Abbiamo visto che nel tempo le comunicazioni si sono spostate su piattaforme di messaggistica più immediate con un'altra cosa in comune tra loro: sfruttano tutte la connessione a internet, qualcosa che tendiamo a dare per scontata, perché possiamo ottenerla, alle nostre latitudini, per pochi euro. Non avevamo considerato, però (e come avremmo potuto!) che i governi possono toglierci la rete, per non parlare di tutti quei servizi (comprese le applicazioni di messaggistica) che dall'oggi al domani potrebbero decidere di non operare più nel nostro paese perché è in guerra, o per qualsiasi altro motivo.

Per fortuna l'ingegno umano sa essere molto creativo, ed ecco che per esempio la BBC ha ripristinato le trasmissioni radio a onde corte per permettere ai cittadini russi di informarsi anche quando è stata bloccata l'importazione di informazioni via web o tv. E mentre i social rimangono inaccessibili salvo l'uso di rischiosi VPN, per conoscere la situazione ucraina i cittadini russi potrebbero provare con le recensioni di Google Maps (come ci ha raccontato Luca Zorloni) o sperare che vengano hackerate le telecamere del loro luogo di lavoro e che vengano utilizzate dagli hacktivisti per trasmettere messaggi di denuncia della situazione.

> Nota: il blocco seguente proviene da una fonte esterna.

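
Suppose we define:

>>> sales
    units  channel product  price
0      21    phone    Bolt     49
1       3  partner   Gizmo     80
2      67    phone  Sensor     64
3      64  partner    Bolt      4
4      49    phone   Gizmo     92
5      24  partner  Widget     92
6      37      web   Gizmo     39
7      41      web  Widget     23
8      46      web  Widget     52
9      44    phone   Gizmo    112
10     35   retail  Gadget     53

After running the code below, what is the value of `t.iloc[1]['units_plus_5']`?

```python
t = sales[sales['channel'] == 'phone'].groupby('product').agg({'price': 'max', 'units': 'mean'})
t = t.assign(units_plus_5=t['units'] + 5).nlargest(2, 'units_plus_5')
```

filter rows where channel == 'phone':
   units channel product  price
0     21   phone    Bolt     49
2     67   phone  Sensor     64
4     49   phone   Gizmo     92
9     44   phone   Gizmo    112
group by product: max(price), mean(units):
         price  units
product              
Bolt        49   21.0
Gizmo      112   46.5
Sensor      64   67.0
add column units_plus_5 = t['units'] + 5:
         price  units  units_plus_5
product                            
Bolt        49   21.0          26.0
Gizmo      112   46.5          51.5
Sensor      64   67.0          72.0
take 2 rows with largest units_plus_5:
         price  units  units_plus_5
product                            
Sensor      64   67.0          72.0
Gizmo      112   46.5          51.5
Hence 51.5.

51.5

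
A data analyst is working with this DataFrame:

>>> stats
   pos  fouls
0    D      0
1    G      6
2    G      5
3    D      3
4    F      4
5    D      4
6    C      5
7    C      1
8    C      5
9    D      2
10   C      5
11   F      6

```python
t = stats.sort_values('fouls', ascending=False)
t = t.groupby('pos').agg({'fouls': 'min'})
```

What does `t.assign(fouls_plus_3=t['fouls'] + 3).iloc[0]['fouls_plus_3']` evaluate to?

4

sort by fouls descending:
   pos  fouls
1    G      6
11   F      6
2    G      5
6    C      5
8    C      5
10   C      5
4    F      4
5    D      4
3    D      3
9    D      2
7    C      1
0    D      0
group by pos, min of fouls:
     fouls
pos       
C        1
D        0
F        4
G        5
add column fouls_plus_3 = t['fouls'] + 3:
     fouls  fouls_plus_3
pos                     
C        1             4
D        0             3
F        4             7
G        5             8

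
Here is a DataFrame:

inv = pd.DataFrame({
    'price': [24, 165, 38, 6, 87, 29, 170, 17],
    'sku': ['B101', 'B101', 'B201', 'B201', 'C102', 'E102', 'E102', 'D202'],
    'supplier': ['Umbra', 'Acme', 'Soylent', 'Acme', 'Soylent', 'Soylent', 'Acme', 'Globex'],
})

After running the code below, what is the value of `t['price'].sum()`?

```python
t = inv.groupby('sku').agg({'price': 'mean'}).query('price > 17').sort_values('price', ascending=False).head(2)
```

194.0

group by sku, mean of price:
      price
sku        
B101   94.5
B201   22.0
C102   87.0
D202   17.0
E102   99.5
filter rows where price > 17:
      price
sku        
B101   94.5
B201   22.0
C102   87.0
E102   99.5
sort by price descending:
      price
sku        
E102   99.5
B101   94.5
C102   87.0
B201   22.0
take first 2 rows:
      price
sku        
E102   99.5
B101   94.5
Taking the sum of column 'price' gives 194.0.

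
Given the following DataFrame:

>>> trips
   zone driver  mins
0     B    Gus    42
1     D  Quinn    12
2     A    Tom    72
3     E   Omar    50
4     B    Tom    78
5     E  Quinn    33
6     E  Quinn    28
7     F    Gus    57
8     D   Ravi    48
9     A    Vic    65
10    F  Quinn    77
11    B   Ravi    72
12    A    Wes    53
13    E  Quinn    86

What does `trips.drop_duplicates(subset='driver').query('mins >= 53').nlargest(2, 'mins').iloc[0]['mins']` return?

drop duplicate driver (keep=first):
   zone driver  mins
0     B    Gus    42
1     D  Quinn    12
2     A    Tom    72
3     E   Omar    50
8     D   Ravi    48
9     A    Vic    65
12    A    Wes    53
filter rows where mins >= 53:
   zone driver  mins
2     A    Tom    72
9     A    Vic    65
12    A    Wes    53
take 2 rows with largest mins:
  zone driver  mins
2    A    Tom    72
9    A    Vic    65

72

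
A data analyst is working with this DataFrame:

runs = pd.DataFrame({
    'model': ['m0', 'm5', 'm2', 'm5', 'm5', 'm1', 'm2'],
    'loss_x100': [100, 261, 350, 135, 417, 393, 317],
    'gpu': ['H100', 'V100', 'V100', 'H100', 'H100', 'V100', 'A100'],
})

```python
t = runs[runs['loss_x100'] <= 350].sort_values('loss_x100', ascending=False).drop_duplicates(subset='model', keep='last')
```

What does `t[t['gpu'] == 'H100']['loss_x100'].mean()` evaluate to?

117.5

filter rows where loss_x100 <= 350:
  model  loss_x100   gpu
0    m0        100  H100
1    m5        261  V100
2    m2        350  V100
3    m5        135  H100
6    m2        317  A100
sort by loss_x100 descending:
  model  loss_x100   gpu
2    m2        350  V100
6    m2        317  A100
1    m5        261  V100
3    m5        135  H100
0    m0        100  H100
drop duplicate model (keep=last):
  model  loss_x100   gpu
6    m2        317  A100
3    m5        135  H100
0    m0        100  H100
filter rows where gpu == 'H100':
  model  loss_x100   gpu
3    m5        135  H100
0    m0        100  H100
Finally, mean of column 'loss_x100' = 117.5.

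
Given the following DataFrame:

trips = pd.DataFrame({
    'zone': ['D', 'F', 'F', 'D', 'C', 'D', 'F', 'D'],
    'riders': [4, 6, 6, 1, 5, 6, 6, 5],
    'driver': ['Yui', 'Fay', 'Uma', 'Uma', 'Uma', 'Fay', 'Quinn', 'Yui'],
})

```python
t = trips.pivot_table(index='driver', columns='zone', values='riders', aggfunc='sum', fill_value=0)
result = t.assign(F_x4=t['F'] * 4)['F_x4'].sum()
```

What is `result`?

pivot: rows=driver, cols=zone, sum(riders):
zone    C  D  F
driver         
Fay     0  6  6
Quinn   0  0  6
Uma     5  1  6
Yui     0  9  0
add column F_x4 = t['F'] * 4:
zone    C  D  F  F_x4
driver               
Fay     0  6  6    24
Quinn   0  0  6    24
Uma     5  1  6    24
Yui     0  9  0     0
sum of column 'F_x4' → 72

72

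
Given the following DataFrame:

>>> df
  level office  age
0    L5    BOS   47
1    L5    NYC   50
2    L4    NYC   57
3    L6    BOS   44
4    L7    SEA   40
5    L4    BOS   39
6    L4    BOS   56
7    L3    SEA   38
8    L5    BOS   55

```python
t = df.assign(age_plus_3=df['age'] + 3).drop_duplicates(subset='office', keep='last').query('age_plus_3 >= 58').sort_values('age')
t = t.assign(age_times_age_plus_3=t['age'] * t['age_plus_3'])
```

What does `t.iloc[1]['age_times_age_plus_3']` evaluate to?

add column age_plus_3 = df['age'] + 3:
  level office  age  age_plus_3
0    L5    BOS   47          50
1    L5    NYC   50          53
2    L4    NYC   57          60
3    L6    BOS   44          47
4    L7    SEA   40          43
5    L4    BOS   39          42
6    L4    BOS   56          59
7    L3    SEA   38          41
8    L5    BOS   55          58
drop duplicate office (keep=last):
  level office  age  age_plus_3
2    L4    NYC   57          60
7    L3    SEA   38          41
8    L5    BOS   55          58
filter rows where age_plus_3 >= 58:
  level office  age  age_plus_3
2    L4    NYC   57          60
8    L5    BOS   55          58
sort by age:
  level office  age  age_plus_3
8    L5    BOS   55          58
2    L4    NYC   57          60
add column age_times_age_plus_3 = t['age'] * t['age_plus_3']:
  level office  age  age_plus_3  age_times_age_plus_3
8    L5    BOS   55          58                  3190
2    L4    NYC   57          60                  3420

3420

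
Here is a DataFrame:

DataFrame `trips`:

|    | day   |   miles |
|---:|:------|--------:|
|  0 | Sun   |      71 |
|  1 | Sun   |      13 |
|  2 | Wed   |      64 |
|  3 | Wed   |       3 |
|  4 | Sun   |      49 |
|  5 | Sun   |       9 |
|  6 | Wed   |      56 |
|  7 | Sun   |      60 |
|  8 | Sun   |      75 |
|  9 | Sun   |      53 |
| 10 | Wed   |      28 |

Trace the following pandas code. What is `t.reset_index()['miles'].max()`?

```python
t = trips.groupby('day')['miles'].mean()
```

47.1428571429

group by day, mean of miles:
day
Sun    47.142857
Wed    37.750000
Name: miles, dtype: float64
reset_index():
   day      miles
0  Sun  47.142857
1  Wed  37.750000
Taking the max of column 'miles' gives 47.1428571429.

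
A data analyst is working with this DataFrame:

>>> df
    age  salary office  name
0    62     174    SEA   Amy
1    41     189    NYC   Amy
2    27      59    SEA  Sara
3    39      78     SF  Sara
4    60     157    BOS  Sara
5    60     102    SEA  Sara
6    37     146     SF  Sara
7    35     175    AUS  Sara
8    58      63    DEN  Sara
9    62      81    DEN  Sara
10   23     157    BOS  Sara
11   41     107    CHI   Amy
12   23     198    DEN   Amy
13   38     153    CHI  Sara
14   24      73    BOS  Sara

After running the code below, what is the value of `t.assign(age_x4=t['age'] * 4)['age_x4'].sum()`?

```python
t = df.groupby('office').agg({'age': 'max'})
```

group by office, max of age:
        age
office     
AUS      35
BOS      60
CHI      41
DEN      62
NYC      41
SEA      62
SF       39
add column age_x4 = t['age'] * 4:
        age  age_x4
office             
AUS      35     140
BOS      60     240
CHI      41     164
DEN      62     248
NYC      41     164
SEA      62     248
SF       39     156
Reading off the sum of column 'age_x4', we get 1360.

1360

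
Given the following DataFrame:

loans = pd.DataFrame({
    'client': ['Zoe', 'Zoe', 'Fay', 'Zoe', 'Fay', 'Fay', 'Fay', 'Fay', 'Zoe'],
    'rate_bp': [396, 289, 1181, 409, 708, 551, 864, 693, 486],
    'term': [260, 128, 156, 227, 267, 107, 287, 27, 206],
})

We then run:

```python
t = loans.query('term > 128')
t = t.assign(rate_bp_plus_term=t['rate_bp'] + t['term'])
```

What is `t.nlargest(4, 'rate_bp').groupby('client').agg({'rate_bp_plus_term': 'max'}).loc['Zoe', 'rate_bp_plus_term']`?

filter rows where term > 128:
  client  rate_bp  term
0    Zoe      396   260
2    Fay     1181   156
3    Zoe      409   227
4    Fay      708   267
6    Fay      864   287
8    Zoe      486   206
add column rate_bp_plus_term = t['rate_bp'] + t['term']:
  client  rate_bp  term  rate_bp_plus_term
0    Zoe      396   260                656
2    Fay     1181   156               1337
3    Zoe      409   227                636
4    Fay      708   267                975
6    Fay      864   287               1151
8    Zoe      486   206                692
take 4 rows with largest rate_bp:
  client  rate_bp  term  rate_bp_plus_term
2    Fay     1181   156               1337
6    Fay      864   287               1151
4    Fay      708   267                975
8    Zoe      486   206                692
group by client, max of rate_bp_plus_term:
        rate_bp_plus_term
client                   
Fay                  1337
Zoe                   692
Hence 692.

692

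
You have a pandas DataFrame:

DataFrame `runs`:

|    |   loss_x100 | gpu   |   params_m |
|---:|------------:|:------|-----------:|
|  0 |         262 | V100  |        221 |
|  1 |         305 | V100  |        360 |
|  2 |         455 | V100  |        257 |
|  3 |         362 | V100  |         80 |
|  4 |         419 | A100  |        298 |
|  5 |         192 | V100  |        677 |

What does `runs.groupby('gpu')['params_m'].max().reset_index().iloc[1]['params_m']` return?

group by gpu, max of params_m:
gpu
A100    298
V100    677
Name: params_m, dtype: int64
reset_index():
    gpu  params_m
0  A100       298
1  V100       677

677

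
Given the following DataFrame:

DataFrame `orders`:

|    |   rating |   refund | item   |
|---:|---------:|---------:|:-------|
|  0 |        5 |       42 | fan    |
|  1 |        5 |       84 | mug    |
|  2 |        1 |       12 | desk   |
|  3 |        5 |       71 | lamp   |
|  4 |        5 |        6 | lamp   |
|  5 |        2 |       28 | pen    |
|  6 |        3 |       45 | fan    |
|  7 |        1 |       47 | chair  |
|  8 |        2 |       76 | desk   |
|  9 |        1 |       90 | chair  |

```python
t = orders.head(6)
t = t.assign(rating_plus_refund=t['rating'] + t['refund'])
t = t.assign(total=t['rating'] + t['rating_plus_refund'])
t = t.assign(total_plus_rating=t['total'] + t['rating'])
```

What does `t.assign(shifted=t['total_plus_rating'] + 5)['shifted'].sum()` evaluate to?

take first 6 rows:
   rating  refund  item
0       5      42   fan
1       5      84   mug
2       1      12  desk
3       5      71  lamp
4       5       6  lamp
5       2      28   pen
add column rating_plus_refund = t['rating'] + t['refund']:
   rating  refund  item  rating_plus_refund
0       5      42   fan                  47
1       5      84   mug                  89
2       1      12  desk                  13
3       5      71  lamp                  76
4       5       6  lamp                  11
5       2      28   pen                  30
add column total = t['rating'] + t['rating_plus_refund']:
   rating  refund  item  rating_plus_refund  total
0       5      42   fan                  47     52
1       5      84   mug                  89     94
2       1      12  desk                  13     14
3       5      71  lamp                  76     81
4       5       6  lamp                  11     16
5       2      28   pen                  30     32
add column total_plus_rating = t['total'] + t['rating']:
   rating  refund  item  rating_plus_refund  total  total_plus_rating
0       5      42   fan                  47     52                 57
1       5      84   mug                  89     94                 99
2       1      12  desk                  13     14                 15
3       5      71  lamp                  76     81                 86
4       5       6  lamp                  11     16                 21
5       2      28   pen                  30     32                 34
add column shifted = t['total_plus_rating'] + 5:
   rating  refund  item  rating_plus_refund  total  total_plus_rating  shifted
0       5      42   fan                  47     52                 57       62
1       5      84   mug                  89     94                 99      104
2       1      12  desk                  13     14                 15       20
3       5      71  lamp                  76     81                 86       91
4       5       6  lamp                  11     16                 21       26
5       2      28   pen                  30     32                 34       39
Then the sum of column 'shifted': 342

342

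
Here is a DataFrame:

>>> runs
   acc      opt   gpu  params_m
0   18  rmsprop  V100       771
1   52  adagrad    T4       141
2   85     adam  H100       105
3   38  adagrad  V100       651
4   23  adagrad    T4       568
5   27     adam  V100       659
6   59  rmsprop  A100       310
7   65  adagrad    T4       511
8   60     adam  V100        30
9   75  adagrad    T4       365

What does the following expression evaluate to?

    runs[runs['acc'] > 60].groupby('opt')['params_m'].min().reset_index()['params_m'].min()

105

filter rows where acc > 60:
   acc      opt   gpu  params_m
2   85     adam  H100       105
7   65  adagrad    T4       511
9   75  adagrad    T4       365
group by opt, min of params_m:
opt
adagrad    365
adam       105
Name: params_m, dtype: int64
reset_index():
       opt  params_m
0  adagrad       365
1     adam       105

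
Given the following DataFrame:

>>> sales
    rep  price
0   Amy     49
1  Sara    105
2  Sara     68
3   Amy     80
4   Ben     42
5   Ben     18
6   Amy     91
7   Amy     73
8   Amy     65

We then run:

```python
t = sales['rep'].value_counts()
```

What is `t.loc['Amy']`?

5

value_counts of rep:
rep
Amy     5
Sara    2
Ben     2
Name: count, dtype: int64
Taking the value at index 'Amy' gives 5.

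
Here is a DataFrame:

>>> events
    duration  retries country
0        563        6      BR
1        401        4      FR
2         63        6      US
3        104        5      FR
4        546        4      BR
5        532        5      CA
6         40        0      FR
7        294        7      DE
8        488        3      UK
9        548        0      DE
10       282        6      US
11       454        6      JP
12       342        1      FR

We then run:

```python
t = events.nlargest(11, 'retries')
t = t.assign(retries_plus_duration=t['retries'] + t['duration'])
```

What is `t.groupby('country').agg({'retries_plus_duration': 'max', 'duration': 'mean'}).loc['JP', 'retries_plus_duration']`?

take 11 rows with largest retries:
    duration  retries country
7        294        7      DE
0        563        6      BR
2         63        6      US
10       282        6      US
11       454        6      JP
3        104        5      FR
5        532        5      CA
1        401        4      FR
4        546        4      BR
8        488        3      UK
12       342        1      FR
add column retries_plus_duration = t['retries'] + t['duration']:
    duration  retries country  retries_plus_duration
7        294        7      DE                    301
0        563        6      BR                    569
2         63        6      US                     69
10       282        6      US                    288
11       454        6      JP                    460
3        104        5      FR                    109
5        532        5      CA                    537
1        401        4      FR                    405
4        546        4      BR                    550
8        488        3      UK                    491
12       342        1      FR                    343
group by country: max(retries_plus_duration), mean(duration):
         retries_plus_duration    duration
country                                   
BR                         569  554.500000
CA                         537  532.000000
DE                         301  294.000000
FR                         405  282.333333
JP                         460  454.000000
UK                         491  488.000000
US                         288  172.500000
Taking the value at row 'JP', column 'retries_plus_duration' gives 460.

460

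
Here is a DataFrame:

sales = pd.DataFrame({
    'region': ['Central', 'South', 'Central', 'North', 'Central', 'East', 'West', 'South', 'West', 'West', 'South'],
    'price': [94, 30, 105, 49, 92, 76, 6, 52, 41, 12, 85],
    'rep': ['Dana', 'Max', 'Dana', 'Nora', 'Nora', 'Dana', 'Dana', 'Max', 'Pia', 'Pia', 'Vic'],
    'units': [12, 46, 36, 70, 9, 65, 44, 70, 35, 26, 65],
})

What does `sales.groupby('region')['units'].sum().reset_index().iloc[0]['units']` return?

57

group by region, sum of units:
region
Central     57
East        65
North       70
South      181
West       105
Name: units, dtype: int64
reset_index():
    region  units
0  Central     57
1     East     65
2    North     70
3    South    181
4     West    105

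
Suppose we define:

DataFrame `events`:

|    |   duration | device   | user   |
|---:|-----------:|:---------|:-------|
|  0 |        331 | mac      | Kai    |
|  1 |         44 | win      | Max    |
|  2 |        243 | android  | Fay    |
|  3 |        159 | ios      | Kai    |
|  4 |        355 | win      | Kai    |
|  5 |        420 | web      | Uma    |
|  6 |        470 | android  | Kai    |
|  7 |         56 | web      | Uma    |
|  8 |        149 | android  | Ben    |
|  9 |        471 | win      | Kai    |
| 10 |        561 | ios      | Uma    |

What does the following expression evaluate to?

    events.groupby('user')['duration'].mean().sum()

1138.86666667

group by user, mean of duration:
user
Ben    149.000000
Fay    243.000000
Kai    357.200000
Max     44.000000
Uma    345.666667
Name: duration, dtype: float64
sum of the resulting series → 1138.86666667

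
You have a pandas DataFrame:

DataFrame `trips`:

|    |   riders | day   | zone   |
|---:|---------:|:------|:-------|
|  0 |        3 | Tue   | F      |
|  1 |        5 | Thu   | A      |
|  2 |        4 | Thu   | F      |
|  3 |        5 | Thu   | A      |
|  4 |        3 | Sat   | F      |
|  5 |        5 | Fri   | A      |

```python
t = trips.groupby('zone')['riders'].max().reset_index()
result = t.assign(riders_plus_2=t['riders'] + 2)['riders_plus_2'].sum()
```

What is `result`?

13

group by zone, max of riders:
zone
A    5
F    4
Name: riders, dtype: int64
reset_index():
  zone  riders
0    A       5
1    F       4
add column riders_plus_2 = t['riders'] + 2:
  zone  riders  riders_plus_2
0    A       5              7
1    F       4              6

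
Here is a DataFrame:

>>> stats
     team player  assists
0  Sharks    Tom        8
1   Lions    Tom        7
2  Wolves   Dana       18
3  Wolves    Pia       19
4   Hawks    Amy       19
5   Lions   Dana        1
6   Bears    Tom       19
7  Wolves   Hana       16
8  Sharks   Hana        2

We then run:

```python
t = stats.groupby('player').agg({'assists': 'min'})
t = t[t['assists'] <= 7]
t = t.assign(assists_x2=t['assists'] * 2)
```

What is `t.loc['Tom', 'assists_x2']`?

14

group by player, min of assists:
        assists
player         
Amy          19
Dana          1
Hana          2
Pia          19
Tom           7
filter rows where assists <= 7:
        assists
player         
Dana          1
Hana          2
Tom           7
add column assists_x2 = t['assists'] * 2:
        assists  assists_x2
player                     
Dana          1           2
Hana          2           4
Tom           7          14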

Ma c'è anche un altro mezzo di comunicazione che sfugge al controllo del Cremlino: i nostri vecchi sms. Alcuni attivisti polacchi, infatti, hanno creato un servizio gratuito che fornisce testi in lingua russa e una lista di numeri di telefono raccolti da questo gruppo legato ad Anonymous. Non bisogna nemmeno temere di violare il GDPR, che impedisce di inviare messaggi senza il consenso del destinatario, perché la Russia non è nell'Unione Europea. I numeri raccolti sono più di 20 milioni, e verificando i messaggi con Google Translate emerge che danno un quadro fedele di ciò che sta succedendo. Ci sono però un paio di problemi: il primo riguarda il prezzo degli sms, che sono da mandare direttamente dal proprio telefono, ma lo si può considerare un modo come un altro per dare il proprio sostegno, anche economico, al popolo ucraino. Il secondo problema è che molti di questi messaggi invitano alla discussione, e a questo punto c'è da chiedersi, nell'improbabile ipotesi di ricevere una risposta, quanto sarebbe costruttivo un dibattito in un russo stentato sponsorizzato da Google Translate. Certo, c'è la possibilità che il nostro interlocutore conosca l'inglese, ma ovviamente non c'è nessuna garanzia. I 7 milioni di sms inviati nella prima settimana secondo i creatori del sito, comunque, sembrerebbero dimostrare che sono difficoltà facilmente superabili.

Il caso della conflitto, comunque, non è l'unico che vede il ritorno prepotente degli sms: in ambito giornalistico sono molti i casi in cui i messaggi di testo vengono utilizzati per informare, soprattutto quando il target è meno digitalizzato o la connessione a internet è un lusso non per tutti (un esempio è ciò che ha fatto il Dallas Free Press, che voleva raggiungere anche la comunità di colore e ha scelto questo mezzo di comunicazione).
Anche alcuni insegnanti di marketing invitano a richiedere il numero di telefono durante la raccolta dei dati del cliente (per essere in linea con il GDPR è necessario chiedere l'autorizzazione all'invio di sms, esplicitandone la finalità). La maggior parte delle volte è per inserirli nelle liste broadcast di WhatsApp business, perché gli sms sono più costosi di questo sistema e anche delle piattaforme per l'invio delle newsletter (non a caso di solito sono le grandi multinazionali a utilizzarli), ma una volta che si entra in possesso di un numero di telefono è un attimo chiedere l'autorizzazione se gli altri canali dovessero venire chiusi o diventare inservibili.

I nostalgici, quindi, possono stare tranquilli: la fine degli sms è tutt'altro che vicina!